In the above spec, a message of <Payload> 2 <Key/Sig A> <Key/Sig B> is functionally the same as a message of <Payload> 2 <Key/Sig B> <Key/Sig A>, though the message hash itself is different. The solution is to a) reject all messages without enough signatures before filtering, b) only allow a single message of that payload through the filter.

Rule a) is important to prevent anyone from sending the message too early (with no or not enough signatures) and thereby prevent subsequent messages from arriving. Rule b) will then accept exactly one valid message. The entry in the processlist and the admin chain does not store the actual signatures (the assumption is that it only is added to the processlist if the signatures were valid), so one node receiving the order A/B and another node the order B/A will make no difference. The ACK sent out by the node responsible for writing to the admin chain is what determines the position and entry into the admin list.

Example

Let’s say we wanted to onboard (type 22) the ANO “AAA” on April 1st, 2020 at noon (UTC) as an audit node (type=0) and their identity chain was named 888888aaaaaaaaaaaaaaaaaaaaaaaaaaaaaaaaaaaaaaaaaaaaaaaaaaaaaaaaaa, the message to sign would be:

160171359cca00888888aaaaaaaaaaaaaaaaaaaaaaaaaaaaaaaaaaaaaaaaaaaaaaaaaaaaaaaaaa00

We need at least two ANOs to sign up, which is done by ANO Zero and ANO One, with the private keys 0000000000000000000000000000000000000000000000000000000000000000 and 1111111111111111111111111111111111111111111111111111111111111111 respectively.

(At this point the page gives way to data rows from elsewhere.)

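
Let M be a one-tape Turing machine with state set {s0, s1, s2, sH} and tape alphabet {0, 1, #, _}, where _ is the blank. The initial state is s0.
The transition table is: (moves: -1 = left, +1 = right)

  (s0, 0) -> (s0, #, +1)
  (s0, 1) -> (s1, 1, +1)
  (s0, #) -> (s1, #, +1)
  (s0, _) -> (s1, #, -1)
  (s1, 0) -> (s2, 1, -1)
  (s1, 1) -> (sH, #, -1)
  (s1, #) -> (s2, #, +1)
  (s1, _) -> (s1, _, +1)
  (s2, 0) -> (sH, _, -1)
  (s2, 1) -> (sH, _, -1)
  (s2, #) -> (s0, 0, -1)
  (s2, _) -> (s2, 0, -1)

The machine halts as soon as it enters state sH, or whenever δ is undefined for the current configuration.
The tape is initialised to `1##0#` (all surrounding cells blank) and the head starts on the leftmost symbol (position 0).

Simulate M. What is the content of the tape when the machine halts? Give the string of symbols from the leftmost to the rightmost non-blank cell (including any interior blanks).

110#

state=s0 head=0 tape=_[1]##0#   (s0,1)→(s1,1,+1)
state=s1 head=1 tape=_1[#]#0#   (s1,#)→(s2,#,+1)
state=s2 head=2 tape=_1#[#]0#   (s2,#)→(s0,0,-1)
state=s0 head=1 tape=_1[#]00#   (s0,#)→(s1,#,+1)
state=s1 head=2 tape=_1#[0]0#   (s1,0)→(s2,1,-1)
state=s2 head=1 tape=_1[#]10#   (s2,#)→(s0,0,-1)
state=s0 head=0 tape=_[1]010#   (s0,1)→(s1,1,+1)
state=s1 head=1 tape=_1[0]10#   (s1,0)→(s2,1,-1)
state=s2 head=0 tape=_[1]110#   (s2,1)→(sH,_,-1)
state=sH head=-1 tape=[_]_110#
The non-blank tape span at halt is 110#.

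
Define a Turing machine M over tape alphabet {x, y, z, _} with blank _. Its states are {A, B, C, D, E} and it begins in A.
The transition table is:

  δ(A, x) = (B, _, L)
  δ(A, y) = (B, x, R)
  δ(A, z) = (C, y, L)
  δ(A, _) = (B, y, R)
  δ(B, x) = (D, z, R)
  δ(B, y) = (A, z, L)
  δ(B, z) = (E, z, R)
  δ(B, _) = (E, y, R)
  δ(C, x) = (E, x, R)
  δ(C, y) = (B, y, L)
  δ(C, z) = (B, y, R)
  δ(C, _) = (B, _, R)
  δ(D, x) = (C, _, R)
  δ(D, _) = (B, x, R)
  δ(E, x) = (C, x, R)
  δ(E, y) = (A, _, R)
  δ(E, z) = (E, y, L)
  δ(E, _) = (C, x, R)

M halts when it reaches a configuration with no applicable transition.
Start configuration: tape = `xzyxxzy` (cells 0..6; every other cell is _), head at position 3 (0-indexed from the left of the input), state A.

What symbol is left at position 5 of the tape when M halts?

y

A | xzy[x]xzy   read x → write _, move L, go to B
B | xz[y]_xzy   read y → write z, move L, go to A
A | x[z]z_xzy   read z → write y, move L, go to C
C | [x]yz_xzy   read x → write x, move R, go to E
E | x[y]z_xzy   read y → write _, move R, go to A
A | x_[z]_xzy   read z → write y, move L, go to C
C | x[_]y_xzy   read _ → write _, move R, go to B
B | x_[y]_xzy   read y → write z, move L, go to A
A | x[_]z_xzy   read _ → write y, move R, go to B
B | xy[z]_xzy   read z → write z, move R, go to E
E | xyz[_]xzy   read _ → write x, move R, go to C
C | xyzx[x]zy   read x → write x, move R, go to E
E | xyzxx[z]y   read z → write y, move L, go to E
E | xyzx[x]yy   read x → write x, move R, go to C
C | xyzxx[y]y   read y → write y, move L, go to B
B | xyzx[x]yy   read x → write z, move R, go to D
D | xyzxz[y]y
Cell 5 holds y when M halts.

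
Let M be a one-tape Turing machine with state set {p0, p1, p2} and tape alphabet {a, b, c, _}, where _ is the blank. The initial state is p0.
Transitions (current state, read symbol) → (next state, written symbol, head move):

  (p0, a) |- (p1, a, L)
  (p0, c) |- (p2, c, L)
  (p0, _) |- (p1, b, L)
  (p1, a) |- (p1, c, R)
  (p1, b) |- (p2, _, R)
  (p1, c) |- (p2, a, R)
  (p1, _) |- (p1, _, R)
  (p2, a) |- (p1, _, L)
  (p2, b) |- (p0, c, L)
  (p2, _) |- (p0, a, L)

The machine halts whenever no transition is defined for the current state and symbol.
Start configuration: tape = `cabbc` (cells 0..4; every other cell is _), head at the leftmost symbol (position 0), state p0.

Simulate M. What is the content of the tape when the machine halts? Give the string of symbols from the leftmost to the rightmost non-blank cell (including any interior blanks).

c__cc

p0 | ___[c]abbc   read c → write c, move L, go to p2
p2 | __[_]cabbc   read _ → write a, move L, go to p0
p0 | _[_]acabbc   read _ → write b, move L, go to p1
p1 | [_]bacabbc   read _ → write _, move R, go to p1
p1 | _[b]acabbc   read b → write _, move R, go to p2
p2 | __[a]cabbc   read a → write _, move L, go to p1
p1 | _[_]_cabbc   read _ → write _, move R, go to p1
p1 | __[_]cabbc   read _ → write _, move R, go to p1
p1 | ___[c]abbc   read c → write a, move R, go to p2
p2 | ___a[a]bbc   read a → write _, move L, go to p1
p1 | ___[a]_bbc   read a → write c, move R, go to p1
p1 | ___c[_]bbc   read _ → write _, move R, go to p1
p1 | ___c_[b]bc   read b → write _, move R, go to p2
p2 | ___c__[b]c   read b → write c, move L, go to p0
p0 | ___c_[_]cc   read _ → write b, move L, go to p1
p1 | ___c[_]bcc   read _ → write _, move R, go to p1
p1 | ___c_[b]cc   read b → write _, move R, go to p2
p2 | ___c__[c]c
The non-blank tape span at halt is c__cc.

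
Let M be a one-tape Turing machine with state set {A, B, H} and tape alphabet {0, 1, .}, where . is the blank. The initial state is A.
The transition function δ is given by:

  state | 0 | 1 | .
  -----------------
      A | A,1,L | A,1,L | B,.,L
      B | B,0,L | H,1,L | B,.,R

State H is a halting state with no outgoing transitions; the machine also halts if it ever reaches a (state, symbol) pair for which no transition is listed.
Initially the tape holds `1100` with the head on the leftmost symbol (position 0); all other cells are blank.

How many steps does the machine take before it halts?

A | ..[1]100   read 1 → write 1, move L, go to A
A | .[.]1100   read . → write ., move L, go to B
B | [.].1100   read . → write ., move R, go to B
B | .[.]1100   read . → write ., move R, go to B
B | ..[1]100   read 1 → write 1, move L, go to H
H | .[.]1100
M halts after 5 transitions.

5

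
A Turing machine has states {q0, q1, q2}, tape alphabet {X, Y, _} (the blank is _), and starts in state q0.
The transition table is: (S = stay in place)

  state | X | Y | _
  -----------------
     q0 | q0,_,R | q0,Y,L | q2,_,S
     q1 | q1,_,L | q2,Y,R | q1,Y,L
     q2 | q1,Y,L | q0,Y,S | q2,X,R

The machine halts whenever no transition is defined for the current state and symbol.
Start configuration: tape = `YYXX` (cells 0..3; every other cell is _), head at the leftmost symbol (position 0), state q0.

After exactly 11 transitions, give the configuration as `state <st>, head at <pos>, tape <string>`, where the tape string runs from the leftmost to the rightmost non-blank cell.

state q0, head at -1, tape XYYXX

q0 | _[Y]YXX   read Y → write Y, move L, go to q0
q0 | [_]YYXX   read _ → write _, move S, go to q2
q2 | [_]YYXX   read _ → write X, move R, go to q2
q2 | X[Y]YXX   read Y → write Y, move S, go to q0
q0 | X[Y]YXX   read Y → write Y, move L, go to q0
q0 | [X]YYXX   read X → write _, move R, go to q0
q0 | _[Y]YXX   read Y → write Y, move L, go to q0
q0 | [_]YYXX   read _ → write _, move S, go to q2
q2 | [_]YYXX   read _ → write X, move R, go to q2
q2 | X[Y]YXX   read Y → write Y, move S, go to q0
q0 | X[Y]YXX   read Y → write Y, move L, go to q0
q0 | [X]YYXX
After 11 steps: state q0, head at -1, tape XYYXX.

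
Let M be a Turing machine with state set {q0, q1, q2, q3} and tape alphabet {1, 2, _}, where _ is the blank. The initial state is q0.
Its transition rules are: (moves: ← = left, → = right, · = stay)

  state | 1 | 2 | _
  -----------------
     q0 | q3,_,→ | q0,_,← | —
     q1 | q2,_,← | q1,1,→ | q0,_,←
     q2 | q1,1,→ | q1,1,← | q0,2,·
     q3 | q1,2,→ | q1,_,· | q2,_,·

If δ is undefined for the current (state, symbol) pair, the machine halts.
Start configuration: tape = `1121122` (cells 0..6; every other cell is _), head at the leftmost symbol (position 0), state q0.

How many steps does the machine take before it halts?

10

state=q0 head=0 tape=[1]121122   (q0,1)→(q3,_,→)
state=q3 head=1 tape=_[1]21122   (q3,1)→(q1,2,→)
state=q1 head=2 tape=_2[2]1122   (q1,2)→(q1,1,→)
state=q1 head=3 tape=_21[1]122   (q1,1)→(q2,_,←)
state=q2 head=2 tape=_2[1]_122   (q2,1)→(q1,1,→)
state=q1 head=3 tape=_21[_]122   (q1,_)→(q0,_,←)
state=q0 head=2 tape=_2[1]_122   (q0,1)→(q3,_,→)
state=q3 head=3 tape=_2_[_]122   (q3,_)→(q2,_,·)
state=q2 head=3 tape=_2_[_]122   (q2,_)→(q0,2,·)
state=q0 head=3 tape=_2_[2]122   (q0,2)→(q0,_,←)
state=q0 head=2 tape=_2[_]_122
M halts after 10 transitions.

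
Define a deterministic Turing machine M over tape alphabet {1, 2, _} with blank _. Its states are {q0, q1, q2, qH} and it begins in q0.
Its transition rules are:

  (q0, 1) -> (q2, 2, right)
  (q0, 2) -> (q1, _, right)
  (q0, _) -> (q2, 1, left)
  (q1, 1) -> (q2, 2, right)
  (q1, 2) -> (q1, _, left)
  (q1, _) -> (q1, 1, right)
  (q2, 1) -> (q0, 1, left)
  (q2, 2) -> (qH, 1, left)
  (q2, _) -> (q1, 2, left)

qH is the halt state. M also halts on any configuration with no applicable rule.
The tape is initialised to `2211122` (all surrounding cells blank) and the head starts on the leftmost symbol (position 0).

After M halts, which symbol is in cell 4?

2

q0 | [2]211122   read 2 → write _, move right, go to q1
q1 | _[2]11122   read 2 → write _, move left, go to q1
q1 | [_]_11122   read _ → write 1, move right, go to q1
q1 | 1[_]11122   read _ → write 1, move right, go to q1
q1 | 11[1]1122   read 1 → write 2, move right, go to q2
q2 | 112[1]122   read 1 → write 1, move left, go to q0
q0 | 11[2]1122   read 2 → write _, move right, go to q1
q1 | 11_[1]122   read 1 → write 2, move right, go to q2
q2 | 11_2[1]22   read 1 → write 1, move left, go to q0
q0 | 11_[2]122   read 2 → write _, move right, go to q1
q1 | 11__[1]22   read 1 → write 2, move right, go to q2
q2 | 11__2[2]2   read 2 → write 1, move left, go to qH
qH | 11__[2]12
Cell 4 holds 2 when M halts.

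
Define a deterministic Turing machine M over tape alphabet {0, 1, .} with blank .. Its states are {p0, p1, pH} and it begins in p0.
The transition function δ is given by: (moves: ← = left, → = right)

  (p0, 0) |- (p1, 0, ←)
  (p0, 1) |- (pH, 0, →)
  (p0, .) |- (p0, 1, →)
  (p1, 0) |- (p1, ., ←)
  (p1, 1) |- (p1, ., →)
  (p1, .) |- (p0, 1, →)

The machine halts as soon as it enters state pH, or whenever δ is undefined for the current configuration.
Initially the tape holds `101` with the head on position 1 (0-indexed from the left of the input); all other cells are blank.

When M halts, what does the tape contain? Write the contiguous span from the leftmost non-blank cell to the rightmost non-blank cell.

state=p0 head=1 tape=1[0]1.   (p0,0)→(p1,0,←)
state=p1 head=0 tape=[1]01.   (p1,1)→(p1,.,→)
state=p1 head=1 tape=.[0]1.   (p1,0)→(p1,.,←)
state=p1 head=0 tape=[.].1.   (p1,.)→(p0,1,→)
state=p0 head=1 tape=1[.]1.   (p0,.)→(p0,1,→)
state=p0 head=2 tape=11[1].   (p0,1)→(pH,0,→)
state=pH head=3 tape=110[.]
The non-blank tape span at halt is 110.

110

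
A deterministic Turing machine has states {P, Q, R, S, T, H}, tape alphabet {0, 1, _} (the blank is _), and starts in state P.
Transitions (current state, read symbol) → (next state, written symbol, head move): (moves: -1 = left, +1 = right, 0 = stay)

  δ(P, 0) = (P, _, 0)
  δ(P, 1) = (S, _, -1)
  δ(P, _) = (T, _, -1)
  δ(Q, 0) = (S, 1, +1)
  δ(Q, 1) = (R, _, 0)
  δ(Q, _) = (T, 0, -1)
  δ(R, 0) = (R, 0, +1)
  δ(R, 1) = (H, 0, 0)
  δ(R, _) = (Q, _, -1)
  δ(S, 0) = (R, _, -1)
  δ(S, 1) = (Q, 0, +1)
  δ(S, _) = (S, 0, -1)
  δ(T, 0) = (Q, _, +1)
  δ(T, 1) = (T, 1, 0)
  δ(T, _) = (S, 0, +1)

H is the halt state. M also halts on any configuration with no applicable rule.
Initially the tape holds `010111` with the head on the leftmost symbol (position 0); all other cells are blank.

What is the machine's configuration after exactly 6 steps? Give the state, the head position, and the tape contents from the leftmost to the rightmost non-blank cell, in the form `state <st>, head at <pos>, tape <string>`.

state Q, head at -3, tape 010111

P | ___[0]10111   read 0 → write _, move 0, go to P
P | ___[_]10111   read _ → write _, move -1, go to T
T | __[_]_10111   read _ → write 0, move +1, go to S
S | __0[_]10111   read _ → write 0, move -1, go to S
S | __[0]010111   read 0 → write _, move -1, go to R
R | _[_]_010111   read _ → write _, move -1, go to Q
Q | [_]__010111
After 6 steps: state Q, head at -3, tape 010111.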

  • ANO Zero Public Key: 3b6a27bcceb6a42d62a3a8d02a6f0d73653215771de243a63ac048a18b59da29
  • ANO Zero Signature: ad29f521164251f073f1a0587bf1e7a9bcf659cf9263748d1921d57ddff9fb0d06a81182068e21b358d21428d15502d35b9fe247ca981d4285cb264f5ffeb30a
  • ANO One Public Key: d04ab232742bb4ab3a1368bd4615e4e6d0224ab71a016baf8520a332c9778737
  • ANO One Signature: a32428a9bec1f5ed694375a508f071d8b04f51c36048e9ff6eb143c59f67b6113bf0ba671d445eed335c0d2333f936a982d1a5b6c86a3caf6bff780c4e2d5308

The final constructed message is:

160171359cca00888888aaaaaaaaaaaaaaaaaaaaaaaaaaaaaaaaaaaaaaaaaaaaaaaaaaaaaaaaaa00023b6a27bcceb6a42d62a3a8d02a6f0d73653215771de243a63ac048a18b59da29ad29f521164251f073f1a0587bf1e7a9bcf659cf9263748d1921d57ddff9fb0d06a81182068e21b358d21428d15502d35b9fe247ca981d4285cb264f5ffeb30ad04ab232742bb4ab3a1368bd4615e4e6d0224ab71a016baf8520a332c9778737a32428a9bec1f5ed694375a508f071d8b04f51c36048e9ff6eb143c59f67b6113bf0ba671d445eed335c0d2333f936a982d1a5b6c86a3caf6bff780c4e2d5308

(Verify this example on the golang playground)

Conclusion

The ability of ANOs to determine their own ANO pool via a decentralized, democratic process is an important step for the future of the protocol. There are some technical challenges that need to be overcome in order to implement this which make soft-forking a challenge but there are other features just waiting for the next hard fork to come around. A radical shift in governance like this might be enough to consider doing it.